More delights awaited in our "suite". Did I mention third floor? At the top of an old-fashioned New England house? As in, converted ATTIC? Width AND height limits for booking this room, especially near the walls. Did she ask if we were both under 5' 8"? I simply don't recall.
The surprises continued in the bathroom, where barely inside the doorway, a sharp, immediate right turn was necessary. We would soon learn how to scuttle along the baseboard like cockroaches to avoid a concussion. Of course, the opposite technique was required in the bedrooms. Hope I don't need to get up in the middle of the night. Wish I'd brought my glow-tape to put on the floor like bread crumbs.
In addition to sloping walls, we also had sloping floors. If I'd set down a bowling ball on the threshold of the second bedroom, it would have gained enough momentum to smash through the outside wall.
I don't remember the food at dinner that night; I wasn't in a very good mood so it could have been five stars, for all I know. I realized quickly that a B&B experience is not my cup of tea, spending a couple of hours talking to a bunch of strangers at a communal dinner table. I admit it. I'm a hermit, I'm antisocial, even a bit of a misanthrope. Sue me.
I escaped as soon as I politely could and ascended to our turret, this time squeezing past The Troll at the bottom of the stairs where it had deposited Mom for dinner. As I was tidying up the shopping bags of undies, I was introduced to the final indignity in our room, a little item I call The Edge. No, not the guy from U2.
The floor of the sitting-area, just inside the room's entryway, had been redone in recent years with new oak planking.

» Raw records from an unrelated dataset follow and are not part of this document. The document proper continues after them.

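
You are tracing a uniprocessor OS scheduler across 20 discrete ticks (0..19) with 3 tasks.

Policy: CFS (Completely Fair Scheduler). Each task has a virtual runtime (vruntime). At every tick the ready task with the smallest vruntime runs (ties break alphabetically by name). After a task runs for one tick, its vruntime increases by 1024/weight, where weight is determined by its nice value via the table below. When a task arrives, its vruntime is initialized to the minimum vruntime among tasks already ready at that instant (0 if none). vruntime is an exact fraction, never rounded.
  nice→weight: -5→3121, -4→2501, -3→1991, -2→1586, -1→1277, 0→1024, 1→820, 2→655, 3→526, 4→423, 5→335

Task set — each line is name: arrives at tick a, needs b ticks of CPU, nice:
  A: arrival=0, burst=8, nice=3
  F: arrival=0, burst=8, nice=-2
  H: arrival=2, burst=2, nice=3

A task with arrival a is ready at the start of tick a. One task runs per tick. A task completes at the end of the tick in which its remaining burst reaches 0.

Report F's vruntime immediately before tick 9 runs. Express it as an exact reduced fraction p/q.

vruntime(F, start of tick 9) = 2560/793

t=0: vr[A=0 F=0] → run A
t=1: vr[A=512/263 F=0] → run F
t=2: vr[A=512/263 F=512/793 H=512/793] → run F
t=3: vr[A=512/263 F=1024/793 H=512/793] → run H
t=4: vr[A=512/263 F=1024/793 H=540672/208559] → run F
t=5: vr[A=512/263 F=1536/793 H=540672/208559] → run F
t=6: vr[A=512/263 F=2048/793 H=540672/208559] → run A
t=7: vr[A=1024/263 F=2048/793 H=540672/208559] → run F
t=8: vr[A=1024/263 F=2560/793 H=540672/208559] → run H
t=9: vr[A=1024/263 F=2560/793] → run F
t=10: vr[A=1024/263 F=3072/793] → run F
t=11: vr[A=1024/263 F=3584/793] → run A
t=12: vr[A=1536/263 F=3584/793] → run F
t=13: vr[A=1536/263] → run A
t=14: vr[A=2048/263] → run A
t=15: vr[A=2560/263] → run A
t=16: vr[A=3072/263] → run A
t=17: vr[A=3584/263] → run A
t=18: (idle)
t=19: (idle)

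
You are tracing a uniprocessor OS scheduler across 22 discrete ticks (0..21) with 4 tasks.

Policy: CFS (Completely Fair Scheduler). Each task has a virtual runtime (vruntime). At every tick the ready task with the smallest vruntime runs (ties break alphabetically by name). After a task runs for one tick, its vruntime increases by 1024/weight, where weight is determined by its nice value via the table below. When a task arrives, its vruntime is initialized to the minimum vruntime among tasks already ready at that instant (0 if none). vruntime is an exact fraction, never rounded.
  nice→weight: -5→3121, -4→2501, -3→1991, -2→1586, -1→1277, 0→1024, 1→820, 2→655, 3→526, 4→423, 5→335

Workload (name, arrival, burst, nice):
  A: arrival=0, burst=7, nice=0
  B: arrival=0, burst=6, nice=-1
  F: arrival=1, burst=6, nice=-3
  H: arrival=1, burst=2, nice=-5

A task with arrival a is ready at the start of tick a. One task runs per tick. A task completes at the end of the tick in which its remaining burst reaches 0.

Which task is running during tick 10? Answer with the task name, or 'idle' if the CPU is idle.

t=0: vr[A=0 B=0] → run A
t=1: vr[A=1 B=0 F=0 H=0] → run B
t=2: vr[A=1 B=1024/1277 F=0 H=0] → run F
t=3: vr[A=1 B=1024/1277 F=1024/1991 H=0] → run H
t=4: vr[A=1 B=1024/1277 F=1024/1991 H=1024/3121] → run H
t=5: vr[A=1 B=1024/1277 F=1024/1991] → run F
t=6: vr[A=1 B=1024/1277 F=2048/1991] → run B
t=7: vr[A=1 B=2048/1277 F=2048/1991] → run A
t=8: vr[A=2 B=2048/1277 F=2048/1991] → run F
t=9: vr[A=2 B=2048/1277 F=3072/1991] → run F
t=10: vr[A=2 B=2048/1277 F=4096/1991] → run B
t=11: vr[A=2 B=3072/1277 F=4096/1991] → run A
t=12: vr[A=3 B=3072/1277 F=4096/1991] → run F
t=13: vr[A=3 B=3072/1277 F=5120/1991] → run B
t=14: vr[A=3 B=4096/1277 F=5120/1991] → run F
t=15: vr[A=3 B=4096/1277] → run A
t=16: vr[A=4 B=4096/1277] → run B
t=17: vr[A=4 B=5120/1277] → run A
t=18: vr[A=5 B=5120/1277] → run B
t=19: vr[A=5] → run A
t=20: vr[A=6] → run A
t=21: (idle)

running at tick 10 = B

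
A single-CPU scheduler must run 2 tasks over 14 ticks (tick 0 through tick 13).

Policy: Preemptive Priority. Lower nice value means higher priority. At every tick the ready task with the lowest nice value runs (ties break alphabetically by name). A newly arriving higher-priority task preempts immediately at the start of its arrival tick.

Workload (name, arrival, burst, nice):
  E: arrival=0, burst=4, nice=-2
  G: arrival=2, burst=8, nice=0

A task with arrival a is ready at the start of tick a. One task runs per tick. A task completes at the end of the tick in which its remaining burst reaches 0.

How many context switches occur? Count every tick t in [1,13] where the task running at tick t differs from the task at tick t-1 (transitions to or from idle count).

t=0: ready={E} → run E
t=1: ready={E} → run E
t=2: ready={E,G} → run E
t=3: ready={E,G} → run E
t=4: ready={G} → run G
t=5: ready={G} → run G
t=6: ready={G} → run G
t=7: ready={G} → run G
t=8: ready={G} → run G
t=9: ready={G} → run G
t=10: ready={G} → run G
t=11: ready={G} → run G
t=12: (idle)
t=13: (idle)

context switches = 2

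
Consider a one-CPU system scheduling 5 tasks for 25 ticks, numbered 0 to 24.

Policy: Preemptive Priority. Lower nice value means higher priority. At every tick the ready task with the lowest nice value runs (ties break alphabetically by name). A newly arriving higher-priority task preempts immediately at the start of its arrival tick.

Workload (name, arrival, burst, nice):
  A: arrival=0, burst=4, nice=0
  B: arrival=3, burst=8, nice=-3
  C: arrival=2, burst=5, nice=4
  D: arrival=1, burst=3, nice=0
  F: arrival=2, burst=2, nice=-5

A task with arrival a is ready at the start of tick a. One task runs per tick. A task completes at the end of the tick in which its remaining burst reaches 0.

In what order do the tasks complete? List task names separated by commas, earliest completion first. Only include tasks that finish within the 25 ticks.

t=0: ready={A} → run A
t=1: ready={A,D} → run A
t=2: ready={A,C,D,F} → run F
t=3: ready={A,B,C,D,F} → run F
t=4: ready={A,B,C,D} → run B
t=5: ready={A,B,C,D} → run B
t=6: ready={A,B,C,D} → run B
t=7: ready={A,B,C,D} → run B
t=8: ready={A,B,C,D} → run B
t=9: ready={A,B,C,D} → run B
t=10: ready={A,B,C,D} → run B
t=11: ready={A,B,C,D} → run B
t=12: ready={A,C,D} → run A
t=13: ready={A,C,D} → run A
t=14: ready={C,D} → run D
t=15: ready={C,D} → run D
t=16: ready={C,D} → run D
t=17: ready={C} → run C
t=18: ready={C} → run C
t=19: ready={C} → run C
t=20: ready={C} → run C
t=21: ready={C} → run C
t=22: (idle)
t=23: (idle)
t=24: (idle)

completion order = F, B, A, D, C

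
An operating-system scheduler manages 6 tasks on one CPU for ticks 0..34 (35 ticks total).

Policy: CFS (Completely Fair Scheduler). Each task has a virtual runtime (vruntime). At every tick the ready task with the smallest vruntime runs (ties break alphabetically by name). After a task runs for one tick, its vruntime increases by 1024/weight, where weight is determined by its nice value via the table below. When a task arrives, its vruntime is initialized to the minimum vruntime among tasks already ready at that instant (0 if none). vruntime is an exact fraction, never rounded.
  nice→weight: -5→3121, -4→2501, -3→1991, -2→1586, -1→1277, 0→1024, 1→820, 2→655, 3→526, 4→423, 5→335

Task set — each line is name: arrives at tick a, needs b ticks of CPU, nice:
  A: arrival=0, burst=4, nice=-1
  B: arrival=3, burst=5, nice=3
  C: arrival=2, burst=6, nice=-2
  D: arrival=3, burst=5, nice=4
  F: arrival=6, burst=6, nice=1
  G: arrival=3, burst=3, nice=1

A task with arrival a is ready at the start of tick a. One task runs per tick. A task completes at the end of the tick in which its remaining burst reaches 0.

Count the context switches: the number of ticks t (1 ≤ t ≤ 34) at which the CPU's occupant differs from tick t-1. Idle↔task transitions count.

context switches = 25

t=0: vr[A=0] → run A
t=1: vr[A=1024/1277] → run A
t=2: vr[A=2048/1277 C=2048/1277] → run A
t=3: vr[A=3072/1277 B=2048/1277 C=2048/1277 D=2048/1277 G=2048/1277] → run B
t=4: vr[A=3072/1277 B=1192448/335851 C=2048/1277 D=2048/1277 G=2048/1277] → run C
t=5: vr[A=3072/1277 B=1192448/335851 C=2277888/1012661 D=2048/1277 G=2048/1277] → run D
t=6: vr[A=3072/1277 B=1192448/335851 C=2277888/1012661 D=2173952/540171 F=2048/1277 G=2048/1277] → run F
t=7: vr[A=3072/1277 B=1192448/335851 C=2277888/1012661 D=2173952/540171 F=746752/261785 G=2048/1277] → run G
t=8: vr[A=3072/1277 B=1192448/335851 C=2277888/1012661 D=2173952/540171 F=746752/261785 G=746752/261785] → run C
t=9: vr[A=3072/1277 B=1192448/335851 C=2931712/1012661 D=2173952/540171 F=746752/261785 G=746752/261785] → run A
t=10: vr[B=1192448/335851 C=2931712/1012661 D=2173952/540171 F=746752/261785 G=746752/261785] → run F
t=11: vr[B=1192448/335851 C=2931712/1012661 D=2173952/540171 F=1073664/261785 G=746752/261785] → run G
t=12: vr[B=1192448/335851 C=2931712/1012661 D=2173952/540171 F=1073664/261785 G=1073664/261785] → run C
t=13: vr[B=1192448/335851 C=3585536/1012661 D=2173952/540171 F=1073664/261785 G=1073664/261785] → run C
t=14: vr[B=1192448/335851 C=4239360/1012661 D=2173952/540171 F=1073664/261785 G=1073664/261785] → run B
t=15: vr[B=1846272/335851 C=4239360/1012661 D=2173952/540171 F=1073664/261785 G=1073664/261785] → run D
t=16: vr[B=1846272/335851 C=4239360/1012661 D=3481600/540171 F=1073664/261785 G=1073664/261785] → run F
t=17: vr[B=1846272/335851 C=4239360/1012661 D=3481600/540171 F=1400576/261785 G=1073664/261785] → run G
t=18: vr[B=1846272/335851 C=4239360/1012661 D=3481600/540171 F=1400576/261785] → run C
t=19: vr[B=1846272/335851 C=4893184/1012661 D=3481600/540171 F=1400576/261785] → run C
t=20: vr[B=1846272/335851 D=3481600/540171 F=1400576/261785] → run F
t=21: vr[B=1846272/335851 D=3481600/540171 F=1727488/261785] → run B
t=22: vr[B=2500096/335851 D=3481600/540171 F=1727488/261785] → run D
t=23: vr[B=2500096/335851 D=1596416/180057 F=1727488/261785] → run F
t=24: vr[B=2500096/335851 D=1596416/180057 F=410880/52357] → run B
t=25: vr[B=3153920/335851 D=1596416/180057 F=410880/52357] → run F
t=26: vr[B=3153920/335851 D=1596416/180057] → run D
t=27: vr[B=3153920/335851 D=6096896/540171] → run B
t=28: vr[D=6096896/540171] → run D
t=29: (idle)
t=30: (idle)
t=31: (idle)
t=32: (idle)
t=33: (idle)
t=34: (idle)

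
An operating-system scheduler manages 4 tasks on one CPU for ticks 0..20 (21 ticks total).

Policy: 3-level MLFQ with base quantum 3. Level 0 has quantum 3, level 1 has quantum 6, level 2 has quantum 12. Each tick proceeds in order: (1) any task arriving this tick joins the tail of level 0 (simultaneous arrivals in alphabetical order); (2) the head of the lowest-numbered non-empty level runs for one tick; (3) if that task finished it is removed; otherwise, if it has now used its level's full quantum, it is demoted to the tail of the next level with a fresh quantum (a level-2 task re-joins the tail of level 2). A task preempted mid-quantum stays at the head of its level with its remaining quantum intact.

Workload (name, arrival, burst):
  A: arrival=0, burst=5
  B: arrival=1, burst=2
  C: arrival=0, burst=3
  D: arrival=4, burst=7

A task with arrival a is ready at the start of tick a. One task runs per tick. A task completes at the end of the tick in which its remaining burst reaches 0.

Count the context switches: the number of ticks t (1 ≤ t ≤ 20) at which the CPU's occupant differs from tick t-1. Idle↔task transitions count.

context switches = 6

t=0: L0/L1/L2 = AC/-/- → run A
t=1: L0/L1/L2 = ACB/-/- → run A
t=2: L0/L1/L2 = ACB/-/- → run A
t=3: L0/L1/L2 = CB/A/- → run C
t=4: L0/L1/L2 = CBD/A/- → run C
t=5: L0/L1/L2 = CBD/A/- → run C
t=6: L0/L1/L2 = BD/A/- → run B
t=7: L0/L1/L2 = BD/A/- → run B
t=8: L0/L1/L2 = D/A/- → run D
t=9: L0/L1/L2 = D/A/- → run D
t=10: L0/L1/L2 = D/A/- → run D
t=11: L0/L1/L2 = -/AD/- → run A
t=12: L0/L1/L2 = -/AD/- → run A
t=13: L0/L1/L2 = -/D/- → run D
t=14: L0/L1/L2 = -/D/- → run D
t=15: L0/L1/L2 = -/D/- → run D
t=16: L0/L1/L2 = -/D/- → run D
t=17: (idle)
t=18: (idle)
t=19: (idle)
t=20: (idle)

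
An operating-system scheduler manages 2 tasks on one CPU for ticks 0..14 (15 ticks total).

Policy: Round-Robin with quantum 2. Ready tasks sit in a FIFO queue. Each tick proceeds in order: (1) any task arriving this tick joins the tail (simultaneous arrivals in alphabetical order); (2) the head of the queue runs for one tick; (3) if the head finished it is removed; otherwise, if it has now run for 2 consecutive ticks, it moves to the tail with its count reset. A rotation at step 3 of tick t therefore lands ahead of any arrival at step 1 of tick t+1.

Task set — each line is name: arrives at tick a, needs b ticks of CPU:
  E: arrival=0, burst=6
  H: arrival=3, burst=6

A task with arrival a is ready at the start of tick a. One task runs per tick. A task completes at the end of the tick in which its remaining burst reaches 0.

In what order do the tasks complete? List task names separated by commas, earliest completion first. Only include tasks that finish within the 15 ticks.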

Apparently they'd just fastened the new planking to the old floor, making the new floor a good inch higher than the old part of the room. They covered up the difference with an edging strip and called it a day. So when I strode merrily and heedlessly back toward the door, I tripped and nearly went ass-over-teakettle.
The Edge put me OVER the edge. When Mike returned from dinner, I began lobbying for a quick getaway the next morning, rather than staying a second night as we had booked. The sight-seeing available in the area was somewhat lackluster anyway, and I figured we could see all we needed to while headed for New York.
We tried to secure an extra night at our New York hotel, but it was all booked up. Instead, I found a chain motel in Tarrytown, about an hour's drive outside of NYC. We could spend a leisurely day driving there through western Massachusetts and Connecticut, and then drive into NYC the next day. Freedom in twelve hours.